One of the last days I was there, Mahmoud’s 13-year-old son was working a shift in the cellphone repair section. With business a little slow, he was mostly walking back and forth, swinging a keychain, killing time. “I want to be an architect,” he told me. I asked him if that means he’d move on from the store. “No, I can do both. I can work at the store and be an architect. I’d make mad money that way,” he said.

The family remains in close touch with Malik. The last time I talked to him, he said his father kicked him out of his house in the months after the 911 call, because of what he described as a “problem between me and my parents.” But he sounded slightly more upbeat and said he was managing to support himself. “Thank God—that God is helping me to not do that bad stuff that I’d regret,” he told me.
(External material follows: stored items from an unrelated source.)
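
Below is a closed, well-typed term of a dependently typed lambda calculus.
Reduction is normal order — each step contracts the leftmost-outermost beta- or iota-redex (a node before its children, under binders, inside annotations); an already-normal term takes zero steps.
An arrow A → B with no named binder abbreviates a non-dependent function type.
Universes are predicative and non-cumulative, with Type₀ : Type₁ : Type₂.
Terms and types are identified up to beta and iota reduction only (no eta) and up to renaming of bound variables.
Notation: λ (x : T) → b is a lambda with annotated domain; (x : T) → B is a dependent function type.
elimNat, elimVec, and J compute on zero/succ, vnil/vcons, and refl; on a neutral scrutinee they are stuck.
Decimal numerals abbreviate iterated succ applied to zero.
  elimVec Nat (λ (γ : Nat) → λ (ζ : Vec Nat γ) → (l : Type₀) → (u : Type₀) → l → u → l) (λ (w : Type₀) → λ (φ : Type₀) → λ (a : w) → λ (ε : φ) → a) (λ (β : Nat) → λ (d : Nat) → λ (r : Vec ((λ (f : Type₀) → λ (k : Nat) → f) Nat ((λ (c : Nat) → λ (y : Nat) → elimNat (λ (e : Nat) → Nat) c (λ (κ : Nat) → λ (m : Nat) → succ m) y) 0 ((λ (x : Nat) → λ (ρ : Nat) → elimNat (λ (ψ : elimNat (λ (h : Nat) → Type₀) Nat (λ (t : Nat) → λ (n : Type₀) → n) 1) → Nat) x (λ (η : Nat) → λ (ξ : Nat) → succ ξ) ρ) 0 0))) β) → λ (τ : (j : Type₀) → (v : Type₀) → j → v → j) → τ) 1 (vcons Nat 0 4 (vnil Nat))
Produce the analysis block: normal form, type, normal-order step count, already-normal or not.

normal form:
  λ (γ : Type₀) → λ (ζ : Type₀) → λ (l : γ) → λ (u : ζ) → l
type:
  (γ : Type₀) → (ζ : Type₀) → γ → ζ → γ
steps to reach normal form (normal order): 6
term was already normal: no
first redex: an elimVec iota-redex


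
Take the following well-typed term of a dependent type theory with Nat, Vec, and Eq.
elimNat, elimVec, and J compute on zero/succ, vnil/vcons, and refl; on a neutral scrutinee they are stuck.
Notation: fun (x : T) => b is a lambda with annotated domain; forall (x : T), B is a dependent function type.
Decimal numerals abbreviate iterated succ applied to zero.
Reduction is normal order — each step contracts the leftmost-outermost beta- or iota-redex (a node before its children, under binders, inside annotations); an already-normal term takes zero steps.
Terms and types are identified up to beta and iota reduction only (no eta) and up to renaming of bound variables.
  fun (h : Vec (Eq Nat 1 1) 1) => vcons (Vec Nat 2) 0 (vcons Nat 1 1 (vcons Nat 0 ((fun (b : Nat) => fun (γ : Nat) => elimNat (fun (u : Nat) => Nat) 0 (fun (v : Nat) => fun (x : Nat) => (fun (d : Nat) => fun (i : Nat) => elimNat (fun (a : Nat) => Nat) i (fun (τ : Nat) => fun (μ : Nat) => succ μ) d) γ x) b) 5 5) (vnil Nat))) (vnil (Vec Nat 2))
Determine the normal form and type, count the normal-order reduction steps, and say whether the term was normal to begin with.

reduced normal form:
  fun (h : Vec (Eq Nat 1 1) 1) => vcons (Vec Nat 2) 0 (vcons Nat 1 1 (vcons Nat 0 25 (vnil Nat))) (vnil (Vec Nat 2))
inferred type:
  forall (h : Vec (Eq Nat 1 1) 1), Vec (Vec Nat 2) 1
steps to reach normal form (normal order): 108
term was already normal: no
first contracted redex: a beta-redex


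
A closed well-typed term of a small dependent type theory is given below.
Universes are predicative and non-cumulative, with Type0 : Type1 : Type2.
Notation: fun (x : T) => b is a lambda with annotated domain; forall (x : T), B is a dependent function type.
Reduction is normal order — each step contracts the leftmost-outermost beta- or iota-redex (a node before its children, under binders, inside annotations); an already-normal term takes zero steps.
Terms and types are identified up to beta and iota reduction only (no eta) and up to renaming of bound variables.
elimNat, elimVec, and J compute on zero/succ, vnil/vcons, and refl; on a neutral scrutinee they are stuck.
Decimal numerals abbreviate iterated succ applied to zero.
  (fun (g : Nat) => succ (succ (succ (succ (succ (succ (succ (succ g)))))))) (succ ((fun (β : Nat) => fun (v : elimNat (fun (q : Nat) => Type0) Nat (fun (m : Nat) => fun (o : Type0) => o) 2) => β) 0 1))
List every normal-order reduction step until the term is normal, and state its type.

normal-order reduction:
  (fun (g : Nat) => succ (succ (succ (succ (succ (succ (succ (succ g)))))))) (succ ((fun (β : Nat) => fun (v : elimNat (fun (q : Nat) => Type0) Nat (fun (m : Nat) => fun (o : Type0) => o) 2) => β) 0 1))
  ~> succ (succ (succ (succ (succ (succ (succ (succ (succ ((fun (g : Nat) => fun (β : elimNat (fun (v : Nat) => Type0) Nat (fun (q : Nat) => fun (m : Type0) => m) 2) => g) 0 1)))))))))
  ~> succ (succ (succ (succ (succ (succ (succ (succ (succ ((fun (g : elimNat (fun (β : Nat) => Type0) Nat (fun (v : Nat) => fun (q : Type0) => q) 2) => 0) 1)))))))))
  ~> 9
inferred type:
  Nat


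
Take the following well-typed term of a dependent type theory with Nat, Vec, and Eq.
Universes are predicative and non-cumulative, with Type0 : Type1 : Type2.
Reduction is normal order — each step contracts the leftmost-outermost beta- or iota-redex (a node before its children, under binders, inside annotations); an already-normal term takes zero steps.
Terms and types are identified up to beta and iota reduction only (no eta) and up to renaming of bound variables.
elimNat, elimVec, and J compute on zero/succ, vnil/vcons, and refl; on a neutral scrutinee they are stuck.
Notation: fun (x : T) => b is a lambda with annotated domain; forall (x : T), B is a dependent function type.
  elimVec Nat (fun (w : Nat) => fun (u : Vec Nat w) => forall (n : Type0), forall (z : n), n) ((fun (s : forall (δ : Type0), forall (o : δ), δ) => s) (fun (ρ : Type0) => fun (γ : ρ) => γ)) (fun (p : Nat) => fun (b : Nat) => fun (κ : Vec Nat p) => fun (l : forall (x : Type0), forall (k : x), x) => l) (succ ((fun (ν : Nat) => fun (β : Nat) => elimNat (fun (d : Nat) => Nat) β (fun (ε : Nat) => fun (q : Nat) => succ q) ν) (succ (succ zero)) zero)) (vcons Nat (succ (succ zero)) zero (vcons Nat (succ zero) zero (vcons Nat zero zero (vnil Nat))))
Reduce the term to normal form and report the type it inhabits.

reduced normal form:
  fun (w : Type0) => fun (u : w) => u
type:
  forall (w : Type0), forall (u : w), w
observation: contracting an elimVec iota-redex first, the term normalizes in 17 steps.


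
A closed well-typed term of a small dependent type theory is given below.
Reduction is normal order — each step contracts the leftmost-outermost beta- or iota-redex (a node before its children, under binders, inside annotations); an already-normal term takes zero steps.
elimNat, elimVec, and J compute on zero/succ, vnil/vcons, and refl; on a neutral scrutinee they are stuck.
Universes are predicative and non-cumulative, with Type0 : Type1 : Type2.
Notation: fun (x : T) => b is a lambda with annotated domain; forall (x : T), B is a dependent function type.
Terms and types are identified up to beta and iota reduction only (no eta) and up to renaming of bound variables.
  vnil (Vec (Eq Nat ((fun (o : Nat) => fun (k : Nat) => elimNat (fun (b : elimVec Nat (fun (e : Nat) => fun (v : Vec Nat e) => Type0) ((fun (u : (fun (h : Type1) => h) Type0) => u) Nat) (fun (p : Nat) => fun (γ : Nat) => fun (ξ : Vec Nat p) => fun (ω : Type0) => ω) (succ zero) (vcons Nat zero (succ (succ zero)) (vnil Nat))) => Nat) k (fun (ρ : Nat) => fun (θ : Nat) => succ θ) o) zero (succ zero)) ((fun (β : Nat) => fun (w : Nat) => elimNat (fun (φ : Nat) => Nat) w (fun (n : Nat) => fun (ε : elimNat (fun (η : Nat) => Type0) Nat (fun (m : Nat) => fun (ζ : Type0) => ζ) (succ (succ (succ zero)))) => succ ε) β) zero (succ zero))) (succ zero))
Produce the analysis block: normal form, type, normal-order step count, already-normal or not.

reduced normal form:
  vnil (Vec (Eq Nat (succ zero) (succ zero)) (succ zero))
the term's type:
  Vec (Vec (Eq Nat (succ zero) (succ zero)) (succ zero)) zero
steps to reach normal form (normal order): 6
already normal: no
first redex: a beta-redex


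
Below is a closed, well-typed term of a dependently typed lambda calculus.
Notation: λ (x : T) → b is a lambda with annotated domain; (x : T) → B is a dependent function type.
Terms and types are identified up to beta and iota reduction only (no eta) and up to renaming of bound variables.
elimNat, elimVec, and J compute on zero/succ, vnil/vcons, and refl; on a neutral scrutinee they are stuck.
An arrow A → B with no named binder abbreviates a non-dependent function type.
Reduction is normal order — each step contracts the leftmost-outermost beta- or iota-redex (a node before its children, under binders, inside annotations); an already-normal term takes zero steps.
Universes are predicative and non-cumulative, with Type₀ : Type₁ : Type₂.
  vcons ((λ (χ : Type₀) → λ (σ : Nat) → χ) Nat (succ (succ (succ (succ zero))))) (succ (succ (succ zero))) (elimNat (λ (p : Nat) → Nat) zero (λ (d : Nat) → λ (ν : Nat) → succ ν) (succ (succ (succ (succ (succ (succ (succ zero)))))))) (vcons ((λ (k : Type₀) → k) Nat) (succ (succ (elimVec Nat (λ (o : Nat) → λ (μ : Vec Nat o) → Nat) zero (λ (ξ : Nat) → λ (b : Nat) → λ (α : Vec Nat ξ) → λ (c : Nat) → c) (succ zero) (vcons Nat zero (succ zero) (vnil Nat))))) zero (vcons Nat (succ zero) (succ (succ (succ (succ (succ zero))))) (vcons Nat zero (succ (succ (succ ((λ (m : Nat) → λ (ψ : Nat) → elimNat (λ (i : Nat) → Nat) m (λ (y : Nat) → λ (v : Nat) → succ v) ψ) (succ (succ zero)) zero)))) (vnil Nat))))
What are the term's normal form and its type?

reduced normal form:
  vcons Nat (succ (succ (succ zero))) (succ (succ (succ (succ (succ (succ (succ zero))))))) (vcons Nat (succ (succ zero)) zero (vcons Nat (succ zero) (succ (succ (succ (succ (succ zero))))) (vcons Nat zero (succ (succ (succ (succ (succ zero))))) (vnil Nat))))
the term's type:
  Vec Nat (succ (succ (succ (succ zero))))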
Back at the store recently, one of the customers, Sal, a tall Black man with a voice so quiet it’s close to a whisper, was teasing Mahmoud’s son, joking that he’s gotten taller but not any stronger. He told me he’s been coming in since he was a kid. “I grew up around here,” he said. “It’s where we can get together, conversate, run into people.” I asked him what he made of the protesters outside who think the store ought to be replaced with a community center. “It already is a community center,” he said.

In the basement mosque that August weekend, the imam was late, so a worshipper stepped in to give the sermon in his stead. It was focused on George Floyd. “He was a Black man, but you don’t have to be Black to feel like that was you,” he told the group gathered beneath CUP Foods. “He was a human being first and no human ever should die the way they killed him. No one. Not Black. Not white. Not Muslim. Not Christian. Not Jewish. Nobody.” It’s “terrorism,” the worshipper said—“what they did to him, and to all of us.”